Au vu de ce qui précède, l’ONG Un Monde Avenir
- Dénonce ces actes répressifs et d’acharnements sur des universitaires qui s’investissent en tant qu’homme de science à la diffusion du savoir et qui font preuve d’une liberté d’opinion,
- Dénonce toutes les arrestations arbitraires et illégales dont sont victimes les membres du MRC et du mouvement Stand Up for Cameroun
- Dénonce les violations de libertés de manifestation et de réunion dont sont victimes les partis politiques de l’opposition, des journalistes et des organisations de la société civile
- RECOMMANDATIONS
L’ONG Un Monde Avenir :
- Attire l’attention du conseil, sur la responsabilité du Président de la République du Cameroun quant à la protection de l’intégrité physique et morale de tous les citoyens camerounais.

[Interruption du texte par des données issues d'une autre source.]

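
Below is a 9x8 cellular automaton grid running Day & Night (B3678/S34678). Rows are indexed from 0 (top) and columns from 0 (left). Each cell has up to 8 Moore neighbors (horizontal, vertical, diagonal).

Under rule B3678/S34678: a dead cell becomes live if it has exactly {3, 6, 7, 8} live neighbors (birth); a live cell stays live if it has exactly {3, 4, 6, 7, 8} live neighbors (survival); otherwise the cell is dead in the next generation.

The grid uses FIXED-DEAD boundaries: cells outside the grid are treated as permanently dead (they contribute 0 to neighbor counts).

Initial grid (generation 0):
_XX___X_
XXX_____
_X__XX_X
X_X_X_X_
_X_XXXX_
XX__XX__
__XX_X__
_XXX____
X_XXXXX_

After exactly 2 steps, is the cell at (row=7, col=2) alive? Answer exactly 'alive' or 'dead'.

Answer: dead

Derivation:
Simulating step by step:
Generation 0 (given above): 35 live cells
Generation 1: 30 live cells
XXX_____
X_XX_XX_
_____XX_
__X__XXX
_X_X_XX_
_X__X___
X__X____
_XXXX_X_
__XXX___
Generation 2: 30 live cells
_XXX____
__X_XXX_
_XXX__X_
______XX
_____XXX
X__XXX__
___X_X__
_X_XXX__
_XX_XX__

Cell (7,2) at generation 2: 0 -> dead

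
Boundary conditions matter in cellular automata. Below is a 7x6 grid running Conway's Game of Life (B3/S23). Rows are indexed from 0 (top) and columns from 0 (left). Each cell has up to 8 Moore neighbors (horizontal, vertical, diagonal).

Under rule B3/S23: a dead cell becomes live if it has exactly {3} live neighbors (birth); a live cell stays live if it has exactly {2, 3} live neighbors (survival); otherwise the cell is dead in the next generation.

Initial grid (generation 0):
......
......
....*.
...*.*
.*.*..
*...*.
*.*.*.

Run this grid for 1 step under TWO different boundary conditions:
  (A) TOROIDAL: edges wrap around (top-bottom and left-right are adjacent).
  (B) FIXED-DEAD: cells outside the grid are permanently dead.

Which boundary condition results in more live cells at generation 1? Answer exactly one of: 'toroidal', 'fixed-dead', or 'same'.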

- Demande au conseil d’interpeller l’Etat du Cameroun sur l’urgence de revoir l’article 2 de la loi sur le terrorisme qui expose, les auteurs de manifestations pacifiques à la condamnation à vie.
- Demande au conseil d’interpeller l’Etat du Cameroun sur l’impérieuse nécessité de libérer tous les citoyens détenus dans les prisons du Cameroun pour avoir exprimés leurs opinions politiques
- Demande au conseil, de prendre une résolution visant à emmener le gouvernement du Cameroun au respecter des Traités, conventions et autres instruments internationaux relatifs aux libertés publiques, a la lumière des Lignes Directrices sur la Liberté d’association et de Réunion en Afrique.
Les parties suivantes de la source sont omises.